Wish list to EV car makers:
*Bigger Batteries with more V2L options
*VIPs and VIGs (Vacuum insulated panels, Vacuum insulated glass) for car insulation. This will GREATLY reduce the heating & cooling requirements…thus better vehicle range.
Jim, Vacuum pressure is -14.7 lbs/sq-inch. That would collapse sandwiched door and roof panes and break glass sheets with tons of forcce.
Just a 2×6 ft windshield: (24″ x 72″ x 14.7 lb/sq-in/2,000-lb/ton = 12.7 tons of force. So many low conductivity spacers would be required to maintain a vacuum gap, and they’d impair vision.
Glass transmits light gaining solar heat and losing heat at night through radiation like windows in your home.
Insullating like a 4-wheeled YETI would require 3 inch thick polyurethane foam and low conductivity plastic instead of metal panels. Then collision protection is compromised.
YETI coolers are heavy and $$$$. EVs are already 750-lbs on average heavier than cars they replace.
Perhaps a tow-behind battery pack on a two point hitch with a swivel wheel would be the more economic way to extend range. I had a trailer like that years ago. Could easily carry 500 lbs with a 14″ tire. No problem backing up, unlike a one point hitch.

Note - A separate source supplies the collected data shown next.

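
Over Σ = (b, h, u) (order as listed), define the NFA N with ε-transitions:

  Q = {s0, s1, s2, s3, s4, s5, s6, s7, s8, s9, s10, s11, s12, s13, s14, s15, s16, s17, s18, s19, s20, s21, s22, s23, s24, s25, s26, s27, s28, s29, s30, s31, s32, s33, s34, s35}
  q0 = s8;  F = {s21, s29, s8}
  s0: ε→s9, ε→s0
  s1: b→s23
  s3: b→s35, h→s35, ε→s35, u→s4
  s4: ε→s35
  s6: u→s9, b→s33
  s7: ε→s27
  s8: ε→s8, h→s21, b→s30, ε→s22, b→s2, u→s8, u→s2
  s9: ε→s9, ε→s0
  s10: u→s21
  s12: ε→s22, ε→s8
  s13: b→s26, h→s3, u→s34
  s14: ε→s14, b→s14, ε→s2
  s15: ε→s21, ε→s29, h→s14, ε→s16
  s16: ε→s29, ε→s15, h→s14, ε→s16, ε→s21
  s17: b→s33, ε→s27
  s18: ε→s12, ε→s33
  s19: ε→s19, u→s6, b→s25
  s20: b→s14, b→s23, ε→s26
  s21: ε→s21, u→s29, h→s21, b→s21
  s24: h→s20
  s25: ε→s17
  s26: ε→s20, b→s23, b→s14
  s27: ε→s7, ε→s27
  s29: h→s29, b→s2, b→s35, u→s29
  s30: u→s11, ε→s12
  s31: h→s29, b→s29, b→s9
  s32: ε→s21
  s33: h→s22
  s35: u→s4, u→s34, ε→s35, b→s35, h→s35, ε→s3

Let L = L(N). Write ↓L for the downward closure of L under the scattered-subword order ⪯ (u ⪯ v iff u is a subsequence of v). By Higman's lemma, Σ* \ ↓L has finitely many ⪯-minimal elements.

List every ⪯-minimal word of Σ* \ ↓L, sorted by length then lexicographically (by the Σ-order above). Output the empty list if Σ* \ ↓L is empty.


|Q|=36, |F|=3, |δ|=76 (34 ε).
min D↑ (4 st, q0=0, F={3}): 0:b→0,h→1,u→0 1:b→1,h→1,u→2 2:b→3,h→2,u→2 3:b→3,h→3,u→3 (ε-aug+det+¬).
'hub': run [12, 7, 6, 5] end={s2,s3,s34,s35,s4} — reject; 3/3 deletions ∈↓L.
1 minimals (antichain).

A = [hub].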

Could become a towable Hertz Rent a Battery you exchange with a fully charged one in the time it would take to fill up your tank might be the way to go.
Or a couple of hang on battery packs for the roof and hatch back like kayaks and bikes.

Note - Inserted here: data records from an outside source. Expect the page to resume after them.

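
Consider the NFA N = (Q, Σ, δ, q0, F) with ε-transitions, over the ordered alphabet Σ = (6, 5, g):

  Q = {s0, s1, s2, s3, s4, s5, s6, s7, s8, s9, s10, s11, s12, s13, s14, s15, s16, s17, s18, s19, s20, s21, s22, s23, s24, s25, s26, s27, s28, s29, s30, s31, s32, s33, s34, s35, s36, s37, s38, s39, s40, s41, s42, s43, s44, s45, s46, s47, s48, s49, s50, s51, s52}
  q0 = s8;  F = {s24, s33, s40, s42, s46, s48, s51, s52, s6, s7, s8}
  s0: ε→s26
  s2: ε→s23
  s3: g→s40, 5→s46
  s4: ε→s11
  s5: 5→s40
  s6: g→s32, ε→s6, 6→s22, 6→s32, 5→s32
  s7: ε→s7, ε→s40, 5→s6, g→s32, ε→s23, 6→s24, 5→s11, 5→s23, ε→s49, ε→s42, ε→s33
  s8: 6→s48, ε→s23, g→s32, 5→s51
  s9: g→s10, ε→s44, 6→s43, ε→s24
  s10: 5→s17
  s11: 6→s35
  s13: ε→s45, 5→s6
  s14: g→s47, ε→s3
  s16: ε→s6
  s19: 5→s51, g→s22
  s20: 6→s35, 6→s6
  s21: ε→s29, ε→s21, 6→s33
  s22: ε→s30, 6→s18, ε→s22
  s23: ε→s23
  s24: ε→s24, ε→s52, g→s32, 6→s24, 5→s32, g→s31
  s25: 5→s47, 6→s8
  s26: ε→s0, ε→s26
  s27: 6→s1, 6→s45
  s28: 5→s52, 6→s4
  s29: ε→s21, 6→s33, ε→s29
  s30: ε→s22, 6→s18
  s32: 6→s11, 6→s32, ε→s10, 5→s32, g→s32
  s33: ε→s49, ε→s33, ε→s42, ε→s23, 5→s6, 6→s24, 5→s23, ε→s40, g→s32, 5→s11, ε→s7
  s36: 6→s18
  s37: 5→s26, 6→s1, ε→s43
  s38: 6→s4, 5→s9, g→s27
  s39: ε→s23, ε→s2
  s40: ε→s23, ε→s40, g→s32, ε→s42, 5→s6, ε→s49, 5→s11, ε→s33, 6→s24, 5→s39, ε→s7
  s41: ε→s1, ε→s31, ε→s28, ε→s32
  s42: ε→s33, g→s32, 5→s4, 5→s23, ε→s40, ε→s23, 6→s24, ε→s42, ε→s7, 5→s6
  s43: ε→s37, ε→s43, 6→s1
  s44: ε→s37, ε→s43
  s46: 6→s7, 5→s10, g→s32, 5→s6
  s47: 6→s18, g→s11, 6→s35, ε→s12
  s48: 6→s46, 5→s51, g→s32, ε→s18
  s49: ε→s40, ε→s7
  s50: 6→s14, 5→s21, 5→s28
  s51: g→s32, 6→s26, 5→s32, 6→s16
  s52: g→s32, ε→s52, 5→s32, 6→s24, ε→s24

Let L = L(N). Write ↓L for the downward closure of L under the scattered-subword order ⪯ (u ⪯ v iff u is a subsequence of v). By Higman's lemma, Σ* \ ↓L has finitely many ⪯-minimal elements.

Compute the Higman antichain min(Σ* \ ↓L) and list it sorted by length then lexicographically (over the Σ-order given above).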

But you could be looking at 1,000 to 2,000 lbs of batteries like those in the Tesla-3 or Y models, but not double their range after added weight is factored in.
Dave, You need to do some googling on VIPs and VIGs….the tech is already out there…and the panels are not metal (usually mylar sealed). This is how a small snowman was shipped (in lightweight/VIP packaging) from Japan to the middle east…without melting.
Cool…thx.
Imagine Te$$$la could incorporate VIP & curved VIG from China and the price would only go up another $10k or $20k. 😜
VIG’s will certainly be a challenge–probably only feasible on smaller/side windows. VIPs have been around for awhile–surprised that Battelle/PNNL haven’t researched methods to make this simple idea much cheaper. VIPs currently have an R value of about 25 (per inch). Imagine the worldwide reduction in energy use…if these could be cheaply produced and used (Buildings, boilers, appliances, cars…and even YETI coolers).